A few years ago, the possibility of collecting solar energy from space and distributing it to the earth seemed like an idea that was light years away. Not anymore. Several countries including the US, China, Japan, India, and many countries in Europe are working on harnessing space-based solar power (SBSP) and are also building new technologies to facilitate it.
For instance, the Japanese Aerospace Exploration Agency or JAXA has set up a 35-year roadmap to set up a one GW solar farm that can transmit energy back to the earth by 2030. JAXA has successfully managed to transmit 1.8 kilowatts using microwaves across a distance of 55 metres. Its partnership venture with Mitsubishi has transmitted 10 kilowatts of power over a distance of 500 metres.
Several thousand miles away, NASA has been working on SBSP for more than 3 decades; the Indian Space Research Organisation (ISRO) has partnered with US' National Space Society & China to harness solar energy via space-based solar collectors and a solar satellite; China’s Central Military commission has proposed exploiting the Earth-Moon space for industrial development and the European Space Agency (ESA) has been evaluating the possibilities of solar power satellites and formulating a European strategy for SPBP.
So, why does the earth need solar energy from space?
“It offers an effectively inexhaustible source of clean energy – unmatched by any earth-bound source. Its unique ability to be delivered anywhere, day or night, infrastructure or not, presents a tantalising opportunity,” says Paul Jaffe, Electronics Engineer, Spacecraft Engineering Department & Space Electronics Systems Development, U.S. Naval Research Laboratory.
Indeed, it does. While the earth has access to sunlight only during the day and that too intermittently, there is no ‘night time’ in space and the sun is always shining there. Therefore, space-based solar energy can potentially give the earth access to enormous quantities of clean energy.
However, harnessing space-based solar energy is no mean feat. According to the European Space Agency (ESA), ‘one of the main challenges for any space-based solar power satellite is the construction of large structures in orbit requiring significant amounts of material to be launched into space. These materials will have a shorter lifetime as compared to those on earth because of the harsh conditions in space. So they will need to be assembled, maintained and replaced over time.
“For space-based solar to work, it will almost certainly need to offer some compelling advantage in a given application before it can compete on cost. There are several segments involved: launch, manufacture of the space and ground portions, and the industries associated with each. The logistics could be challenging,” explains Jaffe.
Transmission is the other big hurdle for SBSP as it needs a wireless system that is efficient. Experts have ruled out electromagnetic induction, as it requires a massive magnetic field. That leaves two viable options: laser and microwaves.

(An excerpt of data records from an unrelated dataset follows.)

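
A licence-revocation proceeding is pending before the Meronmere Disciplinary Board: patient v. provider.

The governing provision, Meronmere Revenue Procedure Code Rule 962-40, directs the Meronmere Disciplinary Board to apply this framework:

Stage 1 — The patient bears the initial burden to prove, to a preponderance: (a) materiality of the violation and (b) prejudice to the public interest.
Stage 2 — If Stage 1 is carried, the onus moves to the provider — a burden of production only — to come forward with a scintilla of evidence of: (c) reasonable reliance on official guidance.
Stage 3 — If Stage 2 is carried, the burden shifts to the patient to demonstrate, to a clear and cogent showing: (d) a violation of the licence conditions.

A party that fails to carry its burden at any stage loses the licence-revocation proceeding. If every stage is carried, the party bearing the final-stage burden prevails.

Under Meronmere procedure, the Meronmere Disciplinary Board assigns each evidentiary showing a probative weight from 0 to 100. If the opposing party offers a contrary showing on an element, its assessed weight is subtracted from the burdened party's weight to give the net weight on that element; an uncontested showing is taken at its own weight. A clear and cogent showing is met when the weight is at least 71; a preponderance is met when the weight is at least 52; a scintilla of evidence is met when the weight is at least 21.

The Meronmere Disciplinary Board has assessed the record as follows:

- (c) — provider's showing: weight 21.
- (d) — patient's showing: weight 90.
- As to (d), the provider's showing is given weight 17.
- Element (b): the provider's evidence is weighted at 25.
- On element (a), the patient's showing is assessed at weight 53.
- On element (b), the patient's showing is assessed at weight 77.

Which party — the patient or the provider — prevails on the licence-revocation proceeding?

patient

Stage 1 (patient, a preponderance, weight is at least 52): (a) 53 ≥ 52 — meets; (b) net 77−25=52 ≥ 52 — meets.
  Stage 1 carried; the burden shifts to the provider.
Stage 2 (provider, a scintilla of evidence, weight is at least 21): (c) 21 ≥ 21 — meets.
  Stage 2 carried; the burden shifts to the patient.
Stage 3 (patient, a clear and cogent showing, weight is at least 71): (d) net 90−17=73 ≥ 71 — meets.
  Stage 3 carried; the final stage is satisfied.
Every stage carried; the patient prevails.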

The U.S. Naval Research Laboratory has investigated the component technologies (efficient and lightweight sunlight-to-microwave conversion) to find where the greatest hurdles lie for SBSP. While beaming solar power from space back to the earth is just one part of the problem, the bigger challenge is that of financial feasibility.

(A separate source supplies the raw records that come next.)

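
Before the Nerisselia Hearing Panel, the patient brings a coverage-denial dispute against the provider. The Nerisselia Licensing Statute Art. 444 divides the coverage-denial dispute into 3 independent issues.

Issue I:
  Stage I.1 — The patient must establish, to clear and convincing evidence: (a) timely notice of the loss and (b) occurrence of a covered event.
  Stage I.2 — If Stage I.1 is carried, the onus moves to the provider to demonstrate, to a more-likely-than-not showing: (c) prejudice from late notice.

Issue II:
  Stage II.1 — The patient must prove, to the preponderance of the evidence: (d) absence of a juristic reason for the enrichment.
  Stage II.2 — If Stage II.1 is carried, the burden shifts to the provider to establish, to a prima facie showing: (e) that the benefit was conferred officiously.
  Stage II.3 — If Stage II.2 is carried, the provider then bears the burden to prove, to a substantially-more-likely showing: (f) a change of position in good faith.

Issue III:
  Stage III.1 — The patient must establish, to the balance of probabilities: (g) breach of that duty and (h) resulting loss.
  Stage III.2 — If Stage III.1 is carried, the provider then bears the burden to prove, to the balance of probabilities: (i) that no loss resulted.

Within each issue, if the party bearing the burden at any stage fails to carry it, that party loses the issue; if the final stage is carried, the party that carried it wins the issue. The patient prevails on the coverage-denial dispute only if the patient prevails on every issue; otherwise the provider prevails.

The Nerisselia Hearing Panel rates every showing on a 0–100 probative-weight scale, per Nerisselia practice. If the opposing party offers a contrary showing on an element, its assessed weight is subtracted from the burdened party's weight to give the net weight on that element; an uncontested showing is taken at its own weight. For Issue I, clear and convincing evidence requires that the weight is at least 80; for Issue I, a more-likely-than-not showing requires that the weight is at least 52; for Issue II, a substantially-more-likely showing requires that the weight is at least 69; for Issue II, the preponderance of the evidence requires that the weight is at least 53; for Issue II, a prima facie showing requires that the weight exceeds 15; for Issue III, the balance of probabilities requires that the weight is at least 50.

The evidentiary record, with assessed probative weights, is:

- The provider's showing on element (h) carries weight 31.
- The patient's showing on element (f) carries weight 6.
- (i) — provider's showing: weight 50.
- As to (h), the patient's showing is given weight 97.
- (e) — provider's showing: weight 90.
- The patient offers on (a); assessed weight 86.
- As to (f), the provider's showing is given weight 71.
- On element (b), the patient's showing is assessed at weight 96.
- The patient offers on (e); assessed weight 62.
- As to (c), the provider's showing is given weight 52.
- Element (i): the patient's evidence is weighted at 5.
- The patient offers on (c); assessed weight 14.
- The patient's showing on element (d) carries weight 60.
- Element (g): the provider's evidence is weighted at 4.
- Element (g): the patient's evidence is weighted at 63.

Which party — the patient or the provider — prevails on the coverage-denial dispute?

— Issue I —
At Stage I.1 the patient must meet clear and convincing evidence (weight is at least 80): on (a) the weight is 86, ≥ 80, so (a) meets the standard; on (b) the weight is 96, ≥ 80, so (b) meets the standard.
  Stage I.1 is satisfied; the onus moves to the provider.
At Stage I.2 the provider must meet a more-likely-than-not showing (weight is at least 52): on (c) the weight is 52 less the opposing 14 gives net 38, which does not reach 52, so (c) does not meet the standard.
  The provider does not carry Stage I.2.
So the patient prevails on this issue.
— Issue II —
At Stage II.1 the patient must meet the preponderance of the evidence (weight is at least 53): on (d) the weight is 60, which does reach 53, so (d) meets the standard.
  Stage II.1 carried; the burden shifts to the provider.
At Stage II.2 the provider must meet a prima facie showing (weight exceeds 15): on (e) the weight is 90 less the opposing 62 gives net 28, which does exceed 15, so (e) meets the standard.
  Stage II.2 is satisfied; the provider continues to bear the burden.
At Stage II.3 the provider must meet a substantially-more-likely showing (weight is at least 69): on (f) the weight is 71 less the opposing 6 gives net 65, which does not reach 69, so (f) does not meet the standard.
  The provider does not carry Stage II.3.
The analysis ends at Stage II.3; the patient prevails on this issue.
— Issue III —
Stage III.1 (patient, the balance of probabilities, weight is at least 50): (g) net 63−4=59 ≥ 50 — meets; (h) net 97−31=66 ≥ 50 — meets.
  Stage III.1 is satisfied; the onus moves to the provider.
Stage III.2 (provider, the balance of probabilities, weight is at least 50): (i) net 50−5=45 < 50 — fails.
  The provider does not carry Stage III.2.
The patient prevails on this issue.
Per-issue: Issue I → patient; Issue II → patient; Issue III → patient. The patient must prevail on every issue; overall, the patient prevails.

patient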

“Cost is perhaps the most daunting. Though trends suggest both space launch costs and space hardware costs can be lowered to make space-based solar more attractive financially, recent breakthroughs in terrestrial solar and storage keep lowering the energy cost bar as well. Depending on the means of power beaming (microwave or laser, most likely) there are also likely to be spectrum allocation or geopolitical challenges,” says Jaffe.
Despite these challenges space-based solar power seems like the ideal solution that can solve multiple energy-related problems of the world. It is the cleanest source of energy that can help countries reduce their dependence on fossil fuels and hence curtail their carbon footprint. It can also help reduce the supply gap as the output will be continuous in nature as opposed to intermittent supply from earth-based solar energy sources.
Which brings us to the big question - just how far away are we from this out-of-the-world solution?
Decades of research, and many technological discoveries later, there is no definite answer as yet. But experts point out that it will be foolhardy not believe that the future of solar power, as we terrestrials know it, is bound to change beyond imagination.